Where interpretation differs (only where needed)
Who says the words in v. 33 and when? The text reports the messenger arriving and then “he said…” Some read this as the messenger delivering the king’s words. Others read it as the king arriving right behind the messenger and speaking for himself. Either way, the narrative point is the same: the royal voice (directly or through an agent) blames Yahweh for the disaster and rejects further waiting.
What the king means by blaming Yahweh. Some take the king’s words as a settled theological conclusion: Yahweh is the direct sender of the calamity, so hope is irrational. Others read the statement more as bitter accusation or despair: the king speaks as if Yahweh is against them, whether or not that is the narrator’s final explanation of causation.

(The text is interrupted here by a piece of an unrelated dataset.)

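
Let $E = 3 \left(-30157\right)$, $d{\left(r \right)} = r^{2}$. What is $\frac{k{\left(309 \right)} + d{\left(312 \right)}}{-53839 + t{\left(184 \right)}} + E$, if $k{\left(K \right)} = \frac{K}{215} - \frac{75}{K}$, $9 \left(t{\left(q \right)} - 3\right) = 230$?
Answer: $- \frac{485146443685359}{5362345315} \approx -90473.0$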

Why Elisha is targeted. The passage clearly shows the king’s rage turning toward Elisha (v. 31). Interpreters differ on whether the king is holding Elisha responsible because he expects prophets to fix crises, because he thinks Elisha previously influenced the conflict, or because scapegoating a religious figure helps manage public anger when the military situation cannot be changed.
Why the disagreement exists
The Hebrew narrative moves quickly and leaves gaps: it does not spell out the king’s earlier expectations about “waiting for Yahweh,” does not fully explain the “son of a murderer” insult, and uses a reporting style in v. 33 that can sound like either quoted speech carried by the messenger or the king’s own words as he arrives.
What this passage clearly contributes
This scene shows how national disaster can produce both visible piety (sackcloth) and violent blame (a vow to kill the prophet) in the same leader. It also portrays prophetic insight as a real counterweight to royal power: Elisha anticipates the threat and organizes immediate resistance (barring the door) rather than submitting to the king’s impulse (vv. 32–33).
The passage adds a stark example of how people can talk about Yahweh in crisis: acknowledging Yahweh’s rule (“this evil is of Yahweh”) while simultaneously refusing to continue in hope (“why should I wait… any longer?”). That tension becomes a narrative hinge for what follows and for how the reader evaluates the king’s leadership in the siege context (2 Kings 6:24).